$208 Million Petascale Computer Gets Green Light 174
coondoggie writes "The 200,000 processor core system known as Blue Waters got the green light recently as the University of Illinois at Urbana-Champaign and its National Center for Supercomputing Applications (NCSA) said it has finalized the contract with IBM to build the world's first sustained petascale computational system.
Blue Waters is expected to deliver sustained performance of more than one petaflop on many real-world scientific and engineering applications. A petaflop equals about 1 quadrillion calculations per second. They will be coupled to more than a petabyte of memory and more than 10 petabytes of disk storage. All of that memory and storage will be globally addressable, meaning that processors will be able to share data from a single pool exceptionally quickly, researchers said. Blue Waters, is supported by a $208 million grant from the National Science Foundation and will come online in 2011."
More crap code (Score:3, Insightful)
I find it funny how the people who have never been formally trained with writing in a language (Mathematics, and just science in general) write the best codes while the majority of the IT people I see write the most appalling code I've ever seen. I think it has something to do with the fact that the science people don't pretend to know everything and are much more willing to learn something new while the IT people already know everything.
Re:More crap code (Score:1, Insightful)
I doubt they can just write crappy code. It's very unlikely that all this memory is on a single bus, so the more distant a core is from the memory it's addressing, the slower that access is.
It's a little bit like putting a video card with 1GB of lightning-quick video RAM in your computer. That VRAM is part of your computer's address space, so you can certainly use it just like regular RAM. But talking to it over the PCI-E bus is slow as fuck compared to talking to main memory. This is why game developers spend a lot of time ensuring that all the textures in a scene can fit in a typical video card's local RAM. It has nothing to do with whether the GPU itself can handle that level of detail without slowing down: it's because your framerate will drop from 50 to 2 the instant you have to transfer a texture from main memory to VRAM.
It's because science people aren't familiar with the programming aphorism: "Code first, optimize second, if at all." Optimized code is more difficult to write, more difficult to understand, more difficult to make bug-free, more difficult to maintain, and more difficult to extend to include new features. It's also more difficult to port, which is a big problem because optimized code is dependent not just on a particular processor family or manufacturer, but sometimes on the microcode level of a specific stepping of a processor model.

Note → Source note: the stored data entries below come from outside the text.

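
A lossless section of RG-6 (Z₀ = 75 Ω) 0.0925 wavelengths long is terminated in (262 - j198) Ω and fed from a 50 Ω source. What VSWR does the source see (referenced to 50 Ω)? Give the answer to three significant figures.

βl = 2π × 0.0925 = 33.3°
tan(βl) = 0.657
Z_in = Z_0·(Z_L + jZ_0·tanβl)/(Z_0 + jZ_L·tanβl) = 29.4 − j79.1 Ω
Γ_s = (Z_in − Z_s)/(Z_in + Z_s) = (-20.6 − j79.1)/(79.4 − j79.1), |Γ_s| = 0.729
VSWR = (1 + |Γ_s|)/(1 − |Γ_s|)

VSWR ≈ 6.38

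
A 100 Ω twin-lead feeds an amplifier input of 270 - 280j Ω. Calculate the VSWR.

VSWR ≈ 5.8

Γ = (Z_L − Z_0)/(Z_L + Z_0) = (170 − j280)/(370 − j280)
|Γ| = 328/464 = 0.706
VSWR = (1 + |Γ|)/(1 − |Γ|) = 1.71/0.294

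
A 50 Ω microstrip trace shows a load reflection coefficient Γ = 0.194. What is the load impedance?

Z_L ≈ 74.1 Ω

Z_L = Z_0·(1 + Γ)/(1 − Γ) = 50·(1.19)/(0.806)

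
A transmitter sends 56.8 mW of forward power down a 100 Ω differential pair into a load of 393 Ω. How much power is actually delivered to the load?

Γ = (393 − 100)/(393 + 100) = 0.594
|Γ|² = 0.353
P_refl = |Γ|²·P_inc = 20.1 mW, P_del = (1 − |Γ|²)·P_inc = 36.7 mW

P_delivered ≈ 36.7 mW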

Being a little more kind to the science-types, it's probably also because most scientific problems are very well-defined before they get to the stage where computers get involved. So it might be quite acceptable for a scientific program to run on only one machine and produce correct output for a certain narrow type of inputs. In that case -- and considering that the highly-paid research scientist and his team of grad students might be sitting on their thumbs until they gets back the results of the computations -- it can certainly make sense to expend significant effort on optimization.
For the most part, though, it's more important for a program to be usable, featureful, secure, and correct (more or less in that order) than it is for it to run fast. Only when poor performance begins to impact those primary concerns should you begin to optimize.